The environments work based on the standard systems approach: you input some action and the system outputs the resulting observations.

## Action Space

The Aerial Manipulator (AM) is a 2D Bi-Rotor with two articulated arms, each with two revolute joints. The action space consists of the input into each of these motors in the following order:

- Rotor 1
- Rotor 2
- Arm 1, Joint 1  
- Arm 1, Joint 2 
- Arm 2, Joint 1  
- Arm 2 Joint 2

## Observation Space

The observation space consist of measurements that are commonly available via proprioceptive sensors on an AM: angular positions and speeds, linear velocities, as well as contact information. The order is as following:
- Base Angular Position
- Base Linear Velocity (x)
- Base Linear Velocity (y)
- Arm 1, Joint 1 Position
- Arm 1, Joint 1 Speed
- Arm 1, Joint 2 Position
- Arm 1, Joint 2 Speed,
- Arm 1, EE in contact (Binary)
- Arm 2, Joint 1 Position
- Arm 2, Joint 1 Speed
- Arm 2, Joint 2 Position
- Arm 2, Joint 2 Speed,
- Arm 2, EE in contact (Binary)

In [19]:
# In this cell we import the needed libraries and setup the environment
# You don't need to touch this

import gymnasium as gym
import numpy as np
from dual_arm_am import DualArmAM

env = DualArmAM(render_mode='human')
env._max_episode_steps = 600
env.reset()
steps = 0
total_reward = 0

In [17]:
# This is where you do your work. By changing the action (a) you can command the AM

def control_law(s):
    ###################### Simple Heuristic: ###########################
    ####### The quadrotor slowly descends while constant torque   ######
    ####### on the joint motors                                   ######
    ####################################################################
    
    theta = s[0]
    thetadot = s[1]
    xdot = s[2]
    ydot = s[3]
    j0 = s[4]
    j0dot = s[5]
    j1 = s[6]
    j1dot = s[7]
    j2 = s[9]
    j2dot = s[10]
    j3 = s[11]
    j3dot = s[12]

    # First the descending control of the quadrotor:
    # Simple PD control on attitude while maintaining thrust
    # That is a bit less then the gravity
    k_att = 1
    d_att = 0.1
    a[0] = -k_att *theta + d_att * thetadot
    a[1] = (k_att *theta + d_att * thetadot)
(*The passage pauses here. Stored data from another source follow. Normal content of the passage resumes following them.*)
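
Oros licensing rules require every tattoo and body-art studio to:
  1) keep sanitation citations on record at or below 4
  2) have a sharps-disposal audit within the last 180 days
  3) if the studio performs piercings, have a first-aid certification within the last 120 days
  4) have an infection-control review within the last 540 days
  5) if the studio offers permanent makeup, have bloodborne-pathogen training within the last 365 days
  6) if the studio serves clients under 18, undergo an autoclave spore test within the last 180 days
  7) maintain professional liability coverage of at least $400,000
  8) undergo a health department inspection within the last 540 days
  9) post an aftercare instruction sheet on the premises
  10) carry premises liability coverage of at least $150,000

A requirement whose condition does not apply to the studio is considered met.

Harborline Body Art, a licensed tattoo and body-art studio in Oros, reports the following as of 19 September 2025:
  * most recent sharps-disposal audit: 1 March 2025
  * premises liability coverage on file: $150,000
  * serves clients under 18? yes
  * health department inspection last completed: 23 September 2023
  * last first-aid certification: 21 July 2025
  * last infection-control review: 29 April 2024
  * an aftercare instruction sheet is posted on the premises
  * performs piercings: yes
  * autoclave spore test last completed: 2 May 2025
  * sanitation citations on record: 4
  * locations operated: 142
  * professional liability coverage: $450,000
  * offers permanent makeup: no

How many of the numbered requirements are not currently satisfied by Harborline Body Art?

1. sanitation citations on record 4 ≤ 4 → met
2. sharps-disposal audit 202 days ago vs limit 180 → not met
3. condition 'performs piercings' holds; first-aid certification 60 days ago vs limit 120 → met
4. infection-control review 508 days ago vs limit 540 → met
5. condition 'offers permanent makeup' does not hold → requirement n/a → met
6. condition 'serves clients under 18' holds; autoclave spore test 140 days ago vs limit 180 → met
7. professional liability coverage $450,000 ≥ $400,000 → met
8. health department inspection 727 days ago vs limit 540 → not met
9. aftercare instruction sheet present → met
10. premises liability coverage $150,000 ≥ $150,000 → met
Not met: 2 of 10

2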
    # Add thrust to have total thrust that (almost) matches gravity
    addon = np.cos(theta) * 0.50
    a[0] += addon
    a[1] += addon

    a[2] = 2.0
    a[3] = 0.005
    a[4] = -2.0
    a[5] = -0.005
    
    return a

In [22]:
# This runs one episode of the environment and outputs the cumulative reward

s =  np.zeros(env.observation_space.shape)
while True:
        s, r, terminated, truncated, info = env.step(control_law(s))
        total_reward += r
        if steps % 20 == 0 or terminated or truncated:
            print("\naction " + str([f"{x:+0.2f}" for x in a]))
            print(f"step {steps} total_reward {total_reward:+0.2f}")
            print("hull " + str([f"{x:+0.2f}" for x in s[0:4]]))
            print("leg0 " + str([f"{x:+0.2f}" for x in s[4:9]]))
            print("leg1 " + str([f"{x:+0.2f}" for x in s[9:14]]))
        steps += 1

        if terminated or truncated:
            break
            
env.close()

error: display Surface quit